News is news for a reason

Yet the news can simply reflect a gloomy world, according to Tony Gallagher, deputy editor of The Daily Mail. News by its nature is out of the ordinary, and that tends to be unusual or disastrous. “We are competing for people’s time and attention, and the reality is that bad news does sell,” he said.

Still, Gallagher admits that, while crime is going down, it’s not possible to know this from reading a newspaper. The Daily Mail still covers the same number of crimes and murder trials, meaning there’s “a danger” that the paper isn’t reflecting what is really happening in the world.

However a diet of positive news could make readers feel like they live in a “boring world”, not one that perhaps to the average person feels like a scene out of a crime thriller.

“The news is gritty, it’s gloomy, it’s exciting, [the readers] want to be surprised by what they are reading,” Gallagher said.

Good news is not always “fluffy”

Some people still equate good news with “fluff” — such as pictures of cute kittens — or a press release spiel that masks the real truth with flowery prose. Beckett referred to Martyn Lewis, a former BBC news reader. In the early 1990s Lewis was vilified by his peers when he pushed for more positive news — even though his intent was simply to balance, rather than water down, coverage.

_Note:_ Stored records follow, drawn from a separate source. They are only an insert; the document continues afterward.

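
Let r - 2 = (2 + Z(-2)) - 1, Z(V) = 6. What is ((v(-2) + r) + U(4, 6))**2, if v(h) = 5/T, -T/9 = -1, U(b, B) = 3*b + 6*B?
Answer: 268324/81 ≈ 3312.6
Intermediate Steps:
T = 9 (T = -9*(-1) = 9)
v(h) = 5/9
r = 9 (r = 2 + ((2 + 6) - 1) = 2 + (8 - 1) = 2 + 7 = 9)
((v(-2) + r) + U(4, 6))**2 = ((5/9 + 9) + (3*4 + 6*6))**2 = (86/9 + (12 + 36))**2 = (86/9 + 48)**2 = (518/9)**2 = 268324/81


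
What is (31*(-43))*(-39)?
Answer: 51987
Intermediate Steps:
(31*(-43))*(-39) = -1333*(-39) = 51987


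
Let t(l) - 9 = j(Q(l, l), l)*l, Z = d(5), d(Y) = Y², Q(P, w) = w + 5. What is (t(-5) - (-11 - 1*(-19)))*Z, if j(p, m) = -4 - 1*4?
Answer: 1025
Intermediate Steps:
Q(P, w) = 5 + w
j(p, m) = -8 (j(p, m) = -4 - 4 = -8)
Z = 25 (Z = 5² = 25)
t(l) = 9 - 8*l
(t(-5) - (-11 - 1*(-19)))*Z = ((9 - 8*(-5)) - (-11 - 1*(-19)))*25 = ((9 + 40) - (-11 + 19))*25 = (49 - 1*8)*25 = (49 - 8)*25 = 41*25 = 1025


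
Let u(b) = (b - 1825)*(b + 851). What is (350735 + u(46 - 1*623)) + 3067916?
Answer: 2760503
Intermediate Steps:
u(b) = (-1825 + b)*(851 + b)
(350735 + u(46 - 1*623)) + 3067916 = (350735 + (-1553075 + (46 - 1*623)**2 - 974*(46 - 1*623))) + 3067916 = (350735 + (-1553075 + (46 - 623)**2 - 974*(46 - 623))) + 3067916 = (350735 + (-1553075 + (-577)**2 - 974*(-577))) + 3067916 = (350735 + (-1553075 + 332929 + 561998)) + 3067916 = (350735 - 658148) + 3067916 = -307413 + 3067916 = 2760503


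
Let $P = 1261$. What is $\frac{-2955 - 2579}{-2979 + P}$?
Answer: $\frac{2767}{859} \approx 3.2212$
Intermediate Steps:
$\frac{-2955 - 2579}{-2979 + P} = \frac{-2955 - 2579}{-2979 + 1261} = - \frac{5534}{-1718} = \left(-5534\right) \left(- \frac{1}{1718}\right) = \frac{2767}{859}$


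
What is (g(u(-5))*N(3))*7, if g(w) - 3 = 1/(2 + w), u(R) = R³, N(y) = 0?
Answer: 0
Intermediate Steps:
g(w) = 3 + 1/(2 + w)
(g(u(-5))*N(3))*7 = (((7 + 3*(-5)³)/(2 + (-5)³))*0)*7 = (((7 + 3*(-125))/(2 - 125))*0)*7 = (((7 - 375)/(-123))*0)*7 = (-1/123*(-368)*0)*7 = ((368/123)*0)*7 = 0*7 = 0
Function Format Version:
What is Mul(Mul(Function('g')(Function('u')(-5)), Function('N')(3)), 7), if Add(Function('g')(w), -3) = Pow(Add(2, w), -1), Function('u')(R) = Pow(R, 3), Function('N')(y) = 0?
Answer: 0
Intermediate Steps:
Function('g')(w) = Add(3, Pow(Add(2, w), -1))
Mul(Mul(Function('g')(Function('u')(-5)), Function('N')(3)), 7) = Mul(Mul(Mul(Pow(Add(2, Pow(-5, 3)), -1), Add(7, Mul(3, Pow(-5, 3)))), 0), 7) = Mul(Mul(Mul(Pow(Add(2, -125), -1), Add(7, Mul(3, -125))), 0), 7) = Mul(Mul(Mul(Pow(-123, -1), Add(7, -375)), 0), 7) = Mul(Mul(Mul(Rational(-1, 123), -368), 0), 7) = Mul(Mul(Rational(368, 123), 0), 7) = Mul(0, 7) = 0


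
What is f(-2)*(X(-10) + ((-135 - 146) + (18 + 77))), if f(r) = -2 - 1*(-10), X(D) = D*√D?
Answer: -1488 - 80*I*√10 ≈ -1488.0 - 252.98*I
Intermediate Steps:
X(D) = D^(3/2)
f(r) = 8 (f(r) = -2 + 10 = 8)
f(-2)*(X(-10) + ((-135 - 146) + (18 + 77))) = 8*((-10)^(3/2) + ((-135 - 146) + (18 + 77))) = 8*(-10*I*√10 + (-281 + 95)) = 8*(-10*I*√10 - 186) = 8*(-186 - 10*I*√10) = -1488 - 80*I*√10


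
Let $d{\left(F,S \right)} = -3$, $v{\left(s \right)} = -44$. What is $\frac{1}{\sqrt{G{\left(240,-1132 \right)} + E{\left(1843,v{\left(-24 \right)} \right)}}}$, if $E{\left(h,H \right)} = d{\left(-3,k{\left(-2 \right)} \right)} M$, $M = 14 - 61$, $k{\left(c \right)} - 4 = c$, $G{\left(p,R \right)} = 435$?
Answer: $\frac{1}{24} \approx 0.041667$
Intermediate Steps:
$k{\left(c \right)} = 4 + c$
$M = -47$ ($M = 14 - 61 = -47$)
$E{\left(h,H \right)} = 141$ ($E{\left(h,H \right)} = \left(-3\right) \left(-47\right) = 141$)
$\frac{1}{\sqrt{G{\left(240,-1132 \right)} + E{\left(1843,v{\left(-24 \right)} \right)}}} = \frac{1}{\sqrt{435 + 141}} = \frac{1}{\sqrt{576}} = \frac{1}{24}$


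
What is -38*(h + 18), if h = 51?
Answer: -2622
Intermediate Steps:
-38*(h + 18) = -38*(51 + 18) = -38*69 = -2622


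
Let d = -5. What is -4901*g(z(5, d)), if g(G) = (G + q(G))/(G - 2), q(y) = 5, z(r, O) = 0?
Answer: 24505/2 ≈ 12253.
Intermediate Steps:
g(G) = (5 + G)/(-2 + G) (g(G) = (G + 5)/(G - 2) = (5 + G)/(-2 + G))
-4901*g(z(5, d)) = -4901*(5 + 0)/(-2 + 0) = -4901*5/(-2) = -(-4901)*5/2 = -4901*(-5/2) = 24505/2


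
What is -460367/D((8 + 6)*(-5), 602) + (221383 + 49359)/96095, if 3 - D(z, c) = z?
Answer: -44219202699/7014935 ≈ -6303.6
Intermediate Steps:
D(z, c) = 3 - z
-460367/D((8 + 6)*(-5), 602) + (221383 + 49359)/96095 = -460367/(3 - (8 + 6)*(-5)) + (221383 + 49359)/96095 = -460367/(3 - 14*(-5)) + 270742*(1/96095) = -460367/(3 - 1*(-70)) + 270742/96095 = -460367/(3 + 70) + 270742/96095 = -460367/73 + 270742/96095 = -44219202699/7014935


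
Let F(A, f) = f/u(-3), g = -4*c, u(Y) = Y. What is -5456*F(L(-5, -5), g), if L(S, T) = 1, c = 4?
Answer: -87296/3 ≈ -29099.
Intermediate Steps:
g = -16 (g = -4*4 = -16)
F(A, f) = -f/3 (F(A, f) = f/(-3) = f*(-1/3) = -f/3)
-5456*F(L(-5, -5), g) = -(-5456)*(-16)/3 = -5456*16/3 = -87296/3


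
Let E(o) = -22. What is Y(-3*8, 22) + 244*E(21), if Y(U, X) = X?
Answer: -5346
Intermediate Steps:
Y(-3*8, 22) + 244*E(21) = 22 + 244*(-22) = 22 - 5368 = -5346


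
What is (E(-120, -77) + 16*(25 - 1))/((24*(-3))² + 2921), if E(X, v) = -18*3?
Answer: 66/1621 ≈ 0.040716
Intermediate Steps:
E(X, v) = -54
(E(-120, -77) + 16*(25 - 1))/((24*(-3))² + 2921) = (-54 + 16*(25 - 1))/((24*(-3))² + 2921) = (-54 + 16*24)/((-72)² + 2921) = (-54 + 384)/(5184 + 2921) = 330/8105 = 330*(1/8105) = 66/1621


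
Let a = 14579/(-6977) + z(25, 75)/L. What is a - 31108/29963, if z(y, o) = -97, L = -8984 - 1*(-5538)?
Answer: -2232961756931/720392678546 ≈ -3.0996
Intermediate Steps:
L = -3446 (L = -8984 + 5538 = -3446)
a = -49562465/24042742 (a = 14579/(-6977) - 97/(-3446) = 14579*(-1/6977) - 97*(-1/3446) = -14579/6977 + 97/3446 = -49562465/24042742 ≈ -2.0614)
a - 31108/29963 = -49562465/24042742 - 31108/29963 = -2232961756931/720392678546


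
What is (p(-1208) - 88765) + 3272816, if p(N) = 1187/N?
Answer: 3846332421/1208 ≈ 3.1840e+6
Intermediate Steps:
(p(-1208) - 88765) + 3272816 = (1187/(-1208) - 88765) + 3272816 = (1187*(-1/1208) - 88765) + 3272816 = (-1187/1208 - 88765) + 3272816 = -107229307/1208 + 3272816 = 3846332421/1208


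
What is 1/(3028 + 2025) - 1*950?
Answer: -4800349/5053 ≈ -950.00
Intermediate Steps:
1/(3028 + 2025) - 1*950 = 1/5053 - 950 = -4800349/5053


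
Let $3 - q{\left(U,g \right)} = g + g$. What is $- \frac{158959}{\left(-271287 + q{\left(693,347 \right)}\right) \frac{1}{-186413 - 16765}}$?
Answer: $- \frac{16148485851}{135989} \approx -1.1875 \cdot 10^{5}$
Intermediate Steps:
$q{\left(U,g \right)} = 3 - 2 g$ ($q{\left(U,g \right)} = 3 - \left(g + g\right) = 3 - 2 g$)
$- \frac{158959}{\left(-271287 + q{\left(693,347 \right)}\right) \frac{1}{-186413 - 16765}} = - \frac{158959}{\left(-271287 + \left(3 - 694\right)\right) \frac{1}{-186413 - 16765}} = - \frac{158959}{\left(-271287 + \left(3 - 694\right)\right) \frac{1}{-203178}} = - \frac{158959}{\left(-271287 - 691\right) \left(- \frac{1}{203178}\right)} = - \frac{158959}{\left(-271978\right) \left(- \frac{1}{203178}\right)} = - \frac{158959}{\frac{135989}{101589}} = \left(-158959\right) \frac{101589}{135989} = - \frac{16148485851}{135989}$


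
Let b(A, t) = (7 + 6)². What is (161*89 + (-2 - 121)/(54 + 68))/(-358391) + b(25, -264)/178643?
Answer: -304881338007/7810933296386 ≈ -0.039033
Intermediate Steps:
b(A, t) = 169 (b(A, t) = 13² = 169)
(161*89 + (-2 - 121)/(54 + 68))/(-358391) + b(25, -264)/178643 = (161*89 + (-2 - 121)/(54 + 68))/(-358391) + 169/178643 = (14329 - 123/122)*(-1/358391) + 169*(1/178643) = (14329 - 123*1/122)*(-1/358391) + 169/178643 = (14329 - 123/122)*(-1/358391) + 169/178643 = (1748015/122)*(-1/358391) + 169/178643 = -1748015/43723702 + 169/178643 = -304881338007/7810933296386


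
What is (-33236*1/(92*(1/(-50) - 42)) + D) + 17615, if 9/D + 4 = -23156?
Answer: 6574545588431/373053560 ≈ 17624.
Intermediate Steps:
D = -3/7720 (D = 9/(-4 - 23156) = 9/(-23160) = 9*(-1/23160) = -3/7720 ≈ -0.00038860)
(-33236*1/(92*(1/(-50) - 42)) + D) + 17615 = (-33236*1/(92*(1/(-50) - 42)) - 3/7720) + 17615 = (-33236*1/(92*(-1/50 - 42)) - 3/7720) + 17615 = (-33236/(92*(-2101/50)) - 3/7720) + 17615 = (-33236/(-96646/25) - 3/7720) + 17615 = (-33236*(-25/96646) - 3/7720) + 17615 = (415450/48323 - 3/7720) + 17615 = 3207129031/373053560 + 17615 = 6574545588431/373053560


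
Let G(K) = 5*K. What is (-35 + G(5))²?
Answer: 100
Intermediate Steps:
(-35 + G(5))² = (-35 + 5*5)² = (-35 + 25)² = (-10)² = 100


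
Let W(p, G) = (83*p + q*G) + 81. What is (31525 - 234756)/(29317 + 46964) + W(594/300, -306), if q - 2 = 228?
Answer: -267507261523/3814050 ≈ -70137.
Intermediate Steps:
q = 230 (q = 2 + 228 = 230)
W(p, G) = 81 + 83*p + 230*G (W(p, G) = (83*p + 230*G) + 81 = 81 + 83*p + 230*G)
(31525 - 234756)/(29317 + 46964) + W(594/300, -306) = (31525 - 234756)/(29317 + 46964) + (81 + 83*(594/300) + 230*(-306)) = -203231/76281 + (81 + 83*(594*(1/300)) - 70380) = -203231*1/76281 + (81 + 83*(99/50) - 70380) = -203231/76281 + (81 + 8217/50 - 70380) = -203231/76281 - 3506733/50 = -267507261523/3814050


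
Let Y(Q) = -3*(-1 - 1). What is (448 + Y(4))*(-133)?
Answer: -60382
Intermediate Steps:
Y(Q) = 6 (Y(Q) = -3*(-2) = 6)
(448 + Y(4))*(-133) = (448 + 6)*(-133) = 454*(-133) = -60382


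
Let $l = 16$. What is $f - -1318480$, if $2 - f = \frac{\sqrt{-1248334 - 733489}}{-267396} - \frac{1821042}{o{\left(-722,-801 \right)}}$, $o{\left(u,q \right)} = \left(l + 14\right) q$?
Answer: $\frac{586690767}{445} + \frac{i \sqrt{1981823}}{267396} \approx 1.3184 \cdot 10^{6} + 0.0052647 i$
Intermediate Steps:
$o{\left(u,q \right)} = 30 q$ ($o{\left(u,q \right)} = \left(16 + 14\right) q = 30 q$)
$f = - \frac{32833}{445} + \frac{i \sqrt{1981823}}{267396}$ ($f = 2 - \left(\frac{\sqrt{-1248334 - 733489}}{-267396} - \frac{1821042}{30 \left(-801\right)}\right) = 2 - \left(\sqrt{-1981823} \left(- \frac{1}{267396}\right) - \frac{1821042}{-24030}\right) = 2 - \left(i \sqrt{1981823} \left(- \frac{1}{267396}\right) - - \frac{33723}{445}\right) = 2 - \left(- \frac{i \sqrt{1981823}}{267396} + \frac{33723}{445}\right) = 2 - \left(\frac{33723}{445} - \frac{i \sqrt{1981823}}{267396}\right) = - \frac{32833}{445} + \frac{i \sqrt{1981823}}{267396} \approx -73.782 + 0.0052647 i$)
$f - -1318480 = \left(- \frac{32833}{445} + \frac{i \sqrt{1981823}}{267396}\right) - -1318480 = \left(- \frac{32833}{445} + \frac{i \sqrt{1981823}}{267396}\right) + 1318480 = \frac{586690767}{445} + \frac{i \sqrt{1981823}}{267396}$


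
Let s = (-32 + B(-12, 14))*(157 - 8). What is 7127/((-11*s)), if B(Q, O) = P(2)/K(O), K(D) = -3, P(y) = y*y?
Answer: 21381/163900 ≈ 0.13045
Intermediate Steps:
P(y) = y²
B(Q, O) = -4/3 (B(Q, O) = 2²/(-3) = 4*(-⅓) = -4/3)
s = -14900/3 (s = (-32 - 4/3)*(157 - 8) = -100/3*149 = -14900/3 ≈ -4966.7)
7127/((-11*s)) = 7127/((-11*(-14900/3))) = 7127/(163900/3) = 7127*(3/163900) = 21381/163900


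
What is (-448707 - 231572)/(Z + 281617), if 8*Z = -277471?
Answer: -5442232/1975465 ≈ -2.7549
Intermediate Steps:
Z = -277471/8 (Z = (⅛)*(-277471) = -277471/8 ≈ -34684.)
(-448707 - 231572)/(Z + 281617) = (-448707 - 231572)/(-277471/8 + 281617) = -680279/1975465/8 = -680279*8/1975465 = -5442232/1975465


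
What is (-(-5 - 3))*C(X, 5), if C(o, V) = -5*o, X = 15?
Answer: -600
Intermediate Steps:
(-(-5 - 3))*C(X, 5) = (-(-5 - 3))*(-5*15) = -1*(-8)*(-75) = 8*(-75) = -600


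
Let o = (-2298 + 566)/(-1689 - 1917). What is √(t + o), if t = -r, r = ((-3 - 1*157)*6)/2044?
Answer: √806393022918/921333 ≈ 0.97467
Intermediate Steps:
r = -240/511 (r = ((-3 - 157)*6)*(1/2044) = -160*6*(1/2044) = -960*1/2044 = -240/511 ≈ -0.46967)
o = 866/1803 (o = -1732/(-3606) = -1732*(-1/3606) = 866/1803 ≈ 0.48031)
t = 240/511 (t = -1*(-240/511) = 240/511 ≈ 0.46967)
√(t + o) = √(240/511 + 866/1803) = √(875246/921333) = √806393022918/921333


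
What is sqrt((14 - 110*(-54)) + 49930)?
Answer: 2*sqrt(13971) ≈ 236.40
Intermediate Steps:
sqrt((14 - 110*(-54)) + 49930) = sqrt((14 + 5940) + 49930) = sqrt(5954 + 49930) = sqrt(55884) = 2*sqrt(13971)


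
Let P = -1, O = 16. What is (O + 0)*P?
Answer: -16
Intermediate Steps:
(O + 0)*P = (16 + 0)*(-1) = 16*(-1) = -16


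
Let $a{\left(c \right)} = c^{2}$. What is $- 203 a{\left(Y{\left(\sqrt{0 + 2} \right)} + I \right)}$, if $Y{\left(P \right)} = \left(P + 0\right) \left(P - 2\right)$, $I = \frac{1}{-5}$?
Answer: $- \frac{57043}{25} + \frac{7308 \sqrt{2}}{5} \approx -214.71$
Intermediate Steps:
$I = - \frac{1}{5} \approx -0.2$
$Y{\left(P \right)} = P \left(-2 + P\right)$
$- 203 a{\left(Y{\left(\sqrt{0 + 2} \right)} + I \right)} = - 203 \left(\sqrt{0 + 2} \left(-2 + \sqrt{0 + 2}\right) - \frac{1}{5}\right)^{2} = - 203 \left(\sqrt{2} \left(-2 + \sqrt{2}\right) - \frac{1}{5}\right)^{2} = - 203 \left(- \frac{1}{5} + \sqrt{2} \left(-2 + \sqrt{2}\right)\right)^{2}$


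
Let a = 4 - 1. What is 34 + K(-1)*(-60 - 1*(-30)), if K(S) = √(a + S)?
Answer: 34 - 30*√2 ≈ -8.4264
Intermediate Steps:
a = 3
K(S) = √(3 + S)
34 + K(-1)*(-60 - 1*(-30)) = 34 + √(3 - 1)*(-60 - 1*(-30)) = 34 + √2*(-60 + 30) = 34 + √2*(-30) = 34 - 30*√2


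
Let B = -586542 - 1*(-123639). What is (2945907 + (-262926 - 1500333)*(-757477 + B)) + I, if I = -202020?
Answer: 2151848762307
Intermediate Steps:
B = -462903 (B = -586542 + 123639 = -462903)
(2945907 + (-262926 - 1500333)*(-757477 + B)) + I = (2945907 + (-262926 - 1500333)*(-757477 - 462903)) - 202020 = (2945907 - 1763259*(-1220380)) - 202020 = (2945907 + 2151846018420) - 202020 = 2151848964327 - 202020 = 2151848762307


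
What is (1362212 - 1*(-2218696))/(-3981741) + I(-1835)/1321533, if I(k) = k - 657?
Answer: -1580736863512/1754000709651 ≈ -0.90122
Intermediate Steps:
I(k) = -657 + k
(1362212 - 1*(-2218696))/(-3981741) + I(-1835)/1321533 = (1362212 - 1*(-2218696))/(-3981741) + (-657 - 1835)/1321533 = (1362212 + 2218696)*(-1/3981741) - 2492*1/1321533 = 3580908*(-1/3981741) - 2492/1321533 = -1193636/1327247 - 2492/1321533 = -1580736863512/1754000709651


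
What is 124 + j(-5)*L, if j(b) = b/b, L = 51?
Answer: 175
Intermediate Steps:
j(b) = 1
124 + j(-5)*L = 124 + 1*51 = 124 + 51 = 175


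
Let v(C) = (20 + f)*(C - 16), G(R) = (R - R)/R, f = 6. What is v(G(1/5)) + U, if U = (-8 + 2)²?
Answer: -380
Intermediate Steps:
G(R) = 0 (G(R) = 0/R = 0)
v(C) = -416 + 26*C (v(C) = (20 + 6)*(C - 16) = 26*(-16 + C) = -416 + 26*C)
U = 36 (U = (-6)² = 36)
v(G(1/5)) + U = (-416 + 26*0) + 36 = (-416 + 0) + 36 = -416 + 36 = -380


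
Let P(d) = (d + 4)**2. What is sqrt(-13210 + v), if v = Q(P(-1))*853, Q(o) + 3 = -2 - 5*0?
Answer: 5*I*sqrt(699) ≈ 132.19*I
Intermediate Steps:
P(d) = (4 + d)**2
Q(o) = -5 (Q(o) = -3 + (-2 - 5*0) = -3 + (-2 + 0) = -3 - 2 = -5)
v = -4265 (v = -5*853 = -4265)
sqrt(-13210 + v) = sqrt(-13210 - 4265) = sqrt(-17475) = 5*I*sqrt(699)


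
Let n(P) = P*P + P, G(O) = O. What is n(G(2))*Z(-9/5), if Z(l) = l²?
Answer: 486/25 ≈ 19.440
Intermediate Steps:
n(P) = P + P² (n(P) = P² + P = P + P²)
n(G(2))*Z(-9/5) = (2*(1 + 2))*(-9/5)² = (2*3)*(-9*⅕)² = 6*(-9/5)² = 6*(81/25) = 486/25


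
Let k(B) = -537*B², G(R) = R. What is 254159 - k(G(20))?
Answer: 468959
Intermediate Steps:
254159 - k(G(20)) = 254159 - (-537)*20² = 254159 - (-537)*400 = 254159 - 1*(-214800) = 254159 + 214800 = 468959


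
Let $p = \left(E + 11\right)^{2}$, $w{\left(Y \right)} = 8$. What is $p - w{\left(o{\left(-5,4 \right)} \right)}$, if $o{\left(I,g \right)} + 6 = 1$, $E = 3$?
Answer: $188$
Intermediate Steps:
$o{\left(I,g \right)} = -5$ ($o{\left(I,g \right)} = -6 + 1 = -5$)
$p = 196$ ($p = \left(3 + 11\right)^{2} = 14^{2} = 196$)
$p - w{\left(o{\left(-5,4 \right)} \right)} = 196 - 8 = 188$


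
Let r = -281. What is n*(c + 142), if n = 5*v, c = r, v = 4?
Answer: -2780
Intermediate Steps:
c = -281
n = 20 (n = 5*4 = 20)
n*(c + 142) = 20*(-281 + 142) = 20*(-139) = -2780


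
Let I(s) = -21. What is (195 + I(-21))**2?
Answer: 30276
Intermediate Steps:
(195 + I(-21))**2 = (195 - 21)**2 = 174**2 = 30276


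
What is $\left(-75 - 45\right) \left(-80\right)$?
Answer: $9600$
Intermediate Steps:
$\left(-75 - 45\right) \left(-80\right) = \left(-120\right) \left(-80\right) = 9600$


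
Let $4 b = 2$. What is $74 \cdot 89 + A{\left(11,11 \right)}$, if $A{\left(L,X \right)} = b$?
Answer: $\frac{13173}{2} \approx 6586.5$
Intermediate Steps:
$b = \frac{1}{2}$ ($b = \frac{1}{4} \cdot 2 = \frac{1}{2} \approx 0.5$)
$A{\left(L,X \right)} = \frac{1}{2}$
$74 \cdot 89 + A{\left(11,11 \right)} = 74 \cdot 89 + \frac{1}{2} = 6586 + \frac{1}{2} = \frac{13173}{2}$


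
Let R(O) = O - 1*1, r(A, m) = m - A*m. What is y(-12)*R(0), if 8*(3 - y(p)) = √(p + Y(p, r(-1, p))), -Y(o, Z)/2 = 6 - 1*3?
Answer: -3 + 3*I*√2/8 ≈ -3.0 + 0.53033*I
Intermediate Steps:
r(A, m) = m - A*m
R(O) = -1 + O (R(O) = O - 1 = -1 + O)
Y(o, Z) = -6 (Y(o, Z) = -2*(6 - 1*3) = -2*(6 - 3) = -2*3 = -6)
y(p) = 3 - √(-6 + p)/8 (y(p) = 3 - √(p - 6)/8 = 3 - √(-6 + p)/8)
y(-12)*R(0) = (3 - √(-6 - 12)/8)*(-1 + 0) = (3 - 3*I*√2/8)*(-1) = -3 + 3*I*√2/8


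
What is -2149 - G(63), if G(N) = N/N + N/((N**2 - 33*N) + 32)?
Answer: -4132363/1922 ≈ -2150.0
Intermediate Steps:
G(N) = 1 + N/(32 + N**2 - 33*N)
-2149 - G(63) = -2149 - (32 + 63**2 - 32*63)/(32 + 63**2 - 33*63) = -2149 - (32 + 3969 - 2016)/(32 + 3969 - 2079) = -2149 - 1985/1922 = -4132363/1922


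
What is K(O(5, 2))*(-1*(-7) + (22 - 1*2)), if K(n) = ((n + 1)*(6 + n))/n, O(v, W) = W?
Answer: 324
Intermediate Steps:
K(n) = (1 + n)*(6 + n)/n (K(n) = ((1 + n)*(6 + n))/n = (1 + n)*(6 + n)/n)
K(O(5, 2))*(-1*(-7) + (22 - 1*2)) = (7 + 2 + 6/2)*(-1*(-7) + (22 - 1*2)) = (7 + 2 + 6*(½))*(7 + (22 - 2)) = (7 + 2 + 3)*(7 + 20) = 12*27 = 324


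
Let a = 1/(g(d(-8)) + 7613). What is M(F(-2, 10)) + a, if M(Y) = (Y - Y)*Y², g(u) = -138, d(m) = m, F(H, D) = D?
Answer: 1/7475 ≈ 0.00013378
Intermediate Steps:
a = 1/7475 (a = 1/(-138 + 7613) = 1/7475 ≈ 0.00013378)
M(Y) = 0 (M(Y) = 0*Y² = 0)
M(F(-2, 10)) + a = 0 + 1/7475 = 1/7475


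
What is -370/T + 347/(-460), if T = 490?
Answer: -34023/22540 ≈ -1.5094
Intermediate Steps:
-370/T + 347/(-460) = -370/490 + 347/(-460) = -370*1/490 + 347*(-1/460) = -37/49 - 347/460 = -34023/22540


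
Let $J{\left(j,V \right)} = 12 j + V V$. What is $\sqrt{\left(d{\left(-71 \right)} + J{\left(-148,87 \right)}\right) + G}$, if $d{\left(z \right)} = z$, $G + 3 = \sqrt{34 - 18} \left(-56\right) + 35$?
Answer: $\sqrt{5530} \approx 74.364$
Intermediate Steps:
$J{\left(j,V \right)} = V^{2} + 12 j$ ($J{\left(j,V \right)} = 12 j + V^{2} = V^{2} + 12 j$)
$G = -192$ ($G = -3 + \left(\sqrt{34 - 18} \left(-56\right) + 35\right) = -3 + \left(\sqrt{16} \left(-56\right) + 35\right) = -3 + \left(4 \left(-56\right) + 35\right) = -3 + \left(-224 + 35\right) = -3 - 189 = -192$)
$\sqrt{\left(d{\left(-71 \right)} + J{\left(-148,87 \right)}\right) + G} = \sqrt{\left(-71 + \left(87^{2} + 12 \left(-148\right)\right)\right) - 192} = \sqrt{\left(-71 + \left(7569 - 1776\right)\right) - 192} = \sqrt{\left(-71 + 5793\right) - 192} = \sqrt{5722 - 192} = \sqrt{5530}$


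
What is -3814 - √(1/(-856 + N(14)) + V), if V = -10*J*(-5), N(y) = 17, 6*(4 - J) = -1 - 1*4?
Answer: -3814 - 4*√95688789/2517 ≈ -3829.5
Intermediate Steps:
J = 29/6 (J = 4 - (-1 - 1*4)/6 = 4 - (-1 - 4)/6 = 4 - ⅙*(-5) = 4 + ⅚ = 29/6 ≈ 4.8333)
V = 725/3 (V = -10*29/6*(-5) = -145/3*(-5) = 725/3 ≈ 241.67)
-3814 - √(1/(-856 + N(14)) + V) = -3814 - √(1/(-856 + 17) + 725/3) = -3814 - √(1/(-839) + 725/3) = -3814 - √(-1/839 + 725/3) = -3814 - √(608272/2517) = -3814 - 4*√95688789/2517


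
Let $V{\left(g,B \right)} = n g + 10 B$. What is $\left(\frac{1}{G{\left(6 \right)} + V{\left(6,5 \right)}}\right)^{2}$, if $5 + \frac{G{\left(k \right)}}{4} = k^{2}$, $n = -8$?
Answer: $\frac{1}{15876} \approx 6.2988 \cdot 10^{-5}$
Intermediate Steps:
$G{\left(k \right)} = -20 + 4 k^{2}$
$V{\left(g,B \right)} = - 8 g + 10 B$
$\left(\frac{1}{G{\left(6 \right)} + V{\left(6,5 \right)}}\right)^{2} = \left(\frac{1}{\left(-20 + 4 \cdot 6^{2}\right) + \left(\left(-8\right) 6 + 10 \cdot 5\right)}\right)^{2} = \left(\frac{1}{\left(-20 + 4 \cdot 36\right) + \left(-48 + 50\right)}\right)^{2} = \left(\frac{1}{\left(-20 + 144\right) + 2}\right)^{2} = \left(\frac{1}{124 + 2}\right)^{2} = \left(\frac{1}{126}\right)^{2} = \frac{1}{15876}$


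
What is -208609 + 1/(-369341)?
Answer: -77047856670/369341 ≈ -2.0861e+5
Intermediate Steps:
-208609 + 1/(-369341) = -208609 - 1/369341 = -77047856670/369341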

The Huffington Post’s recently launched good news section aims to tell positive stories, but with the same care as more negative news stories. Headlines proclaim “Struggling single mom of four wins $180m on Powerball,” and “Homeless and in Love.”

“The stories about dogs and kittens are the low-hanging fruit. It’s really about the truth,” Arianna Huffington said. “If we don’t cover positive stories with the same relentlessness and resources that we cover the negative stories, then we are giving readers a very jaundiced view of human nature. It’s changing.”

Producing more thorough and positive news

News is increasingly being shared through social outlets — on The Huffington Post positive stories are shared three times more than the negative ones.

The question journalists should ask is how to produce positive news that is still thorough and true. Positive News, a UK website, has been operating for 10 years, and runs workshops for journalists. Like other news outlets, it aims to showcase what’s really happening in the world, but with a more upbeat spin. The site is replete with titles such as “Low-income Croatians given ‘fresh start’ as debts wiped” and “Binge drinking continues to fall in young UK adults.”

Good news, concluded Beckett, should not equate to less critical or independent journalism. Rather, it should mean a more accurate, solutions-driven representation of society, and more choices for the news consumer.